Riuh peringatan 70 tahun Konferensi Asia Afrika (KAA) telah mereda. Namun, di aula Kantor Pos Kota Bandung, kenangan terus bergema lewat selembar-selembar kecil berbingkai kaca: prangko lawas dari berbagai penjuru dunia, saksi bisu diplomasi dan persahabatan lintas benua.

Muhammad Nizar Jabar Ekspres

Sejak 28 April hingga 3 Mei 2025, ratusan prangko dipamerkan dalam Pameran Filateli 70 Tahun Konferensi Asia Afrika. Tak kurang dari 540 prangko ditata rapi dalam etalase. Wajah para pemimpin dunia, monumen bersejarah, dan simbol solidaritas terpampang jelas—bukan hanya dari Indonesia, tapi juga dari negara-negara Asia dan Afrika yang hadir dalam KAA 1955.

“Beberapa di antaranya bahkan berasal dari sebelum tahun 1900,” ujar Dodi, salah satu panitia lapangan pameran. “Setiap prangko merekam peristiwa. Di situlah letak nilai sejarah dan ekonominya.”

Di sisi lain ruangan, suasana tak kalah hidup. Bursa filateli menjadi ajang temu antara kolektor, pedagang, dan pengunjung.
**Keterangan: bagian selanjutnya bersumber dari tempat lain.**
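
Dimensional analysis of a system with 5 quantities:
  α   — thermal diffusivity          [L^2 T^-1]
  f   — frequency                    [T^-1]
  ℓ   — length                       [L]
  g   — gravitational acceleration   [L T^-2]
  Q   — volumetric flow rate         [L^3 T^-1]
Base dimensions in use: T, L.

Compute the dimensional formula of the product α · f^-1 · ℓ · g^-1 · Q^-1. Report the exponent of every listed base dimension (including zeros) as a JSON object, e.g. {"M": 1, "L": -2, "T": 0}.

Write exponents as rows T,L / cols α,f,ℓ,g,Q:
  T: [-1 -1  0 -2 -1]
  L: [ 2  0  1  1  3]
  [T]: (1)·-1+(-1)·-1+(1)·0+(-1)·-2+(-1)·-1 = 3
  [L]: (1)·2+(-1)·0+(1)·1+(-1)·1+(-1)·3 = -1
⇒ T^3 L^-1

{"T": 3, "L": -1}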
Ada yang datang berburu potongan sejarah, ada pula yang sekadar bernostalgia dengan masa lalu yang kini makin jarang dijumpai.
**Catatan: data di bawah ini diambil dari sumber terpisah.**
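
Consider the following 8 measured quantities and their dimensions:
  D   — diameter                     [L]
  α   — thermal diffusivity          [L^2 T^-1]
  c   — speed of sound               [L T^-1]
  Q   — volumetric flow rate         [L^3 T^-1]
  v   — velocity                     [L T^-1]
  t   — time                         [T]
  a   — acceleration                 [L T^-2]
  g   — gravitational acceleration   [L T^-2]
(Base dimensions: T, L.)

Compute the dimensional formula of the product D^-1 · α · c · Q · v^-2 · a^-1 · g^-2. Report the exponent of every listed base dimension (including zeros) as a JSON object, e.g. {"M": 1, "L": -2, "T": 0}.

Dimensional matrix (T×L by D×α×c×Q×v×t×a×g):
  T: [ 0 -1 -1 -1 -1  1 -2 -2]
  L: [ 1  2  1  3  1  0  1  1]
  [T]: (-1)·0+(1)·-1+(1)·-1+(1)·-1+(-2)·-1+(-1)·-2+(-2)·-2 = 5
  [L]: (-1)·1+(1)·2+(1)·1+(1)·3+(-2)·1+(-1)·1+(-2)·1 = 0
⇒ T^5

{"T": 5, "L": 0}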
Namun lebih dari sekadar pajangan, pameran ini membawa misi yang lebih dalam: edukasi. Perkumpulan Filatelis Indonesia ingin memperkenalkan kembali dunia prangko kepada generasi muda. Mereka ingin menunjukkan bahwa di tengah derasnya era digital, prangko tetap punya tempat—sebagai penanda zaman yang tak tergantikan.

“Banyak anak sekarang bahkan tidak tahu kalau kantor pos masih ada,” kata Dodi.

Baginya, kantor pos dan prangko bukan sekadar benda. Keduanya adalah jejak budaya. Mungkin tidak memiliki nilai ekonomis saat dibeli, namun seiring waktu, ia menjadi artefak yang bernilai tinggi—baik secara sejarah maupun koleksi.

“Prangko edisi khusus bisa mengabadikan peristiwa, tempat, atau tokoh. Di situlah keistimewaannya. Yang kecil, tapi berbicara banyak,” pungkas Dodi.